HYDERABAD: Even as Mehul Choksi cools his heels in Antigua, 635 employees, including over 235 persons with disabilities (PwD), of Gitanjali Gems in the city have been rendered jobless since the financial fraud broke out.
It has been more than a year since the Gitanjali Gems Special Economic Zone (SEZ) on the city’s outskirts was shut down after Choksi’s name emerged in the multi-crore Punjab National Bank (PNB) fraud scam.
While Choksi fled India, his 635 employees in the city received neither their pending salaries for three months nor their Provident Fund (PF) money.
For these abandoned employees, especially the PwDs who are currently unemployed or doing petty business, this money can be of great use. After the company was closed, the SEZ authorities had promised alternate employment for the 635 employees. But that too has not materialised.
The employees were recruited as diamond cutters and polishers by three contractors, Sneha Synergy Solutions, Trident Private Ltd and PMR Private Ltd.
The employees allege that after the shutdown, the SEZ authority and contractors washed their hands off the situation without settling pending salaries or providing PF.
‘Pay us pending salaries’
When contacted, PMR Private Ltd Director T Prabhakar, said that “we have completed the formalities of PF documentation of workers and submitted to respective PF office.
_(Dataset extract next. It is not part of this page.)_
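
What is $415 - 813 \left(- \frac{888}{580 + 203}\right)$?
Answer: $\frac{116321}{87} \approx 1337.0$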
The amount will be credited into the personal accounts of the workers.”
“Without receiving payments from the company, we are unable to clear the pending salaries,” he added.
Rama Krishna, a PwD who lost his cutter’s job with Gitanjali Gems SEZ, said that he had worked in the company for six years, but is now unemployed for over a year.
“Till date, the contractor has not shared with us the documents of PF. We strongly believe that the contractor has usurped the money by fooling us. He has not been responding to our requests and claims that the data is lost,” said Krishna.
Mohammed Haneef Baba, another worker, alleged that “SEZ authorities have given assurance for alternate jobs, but they had failed to show alternate jobs.”
He said that “many disabled workers had to go back to their native villages.”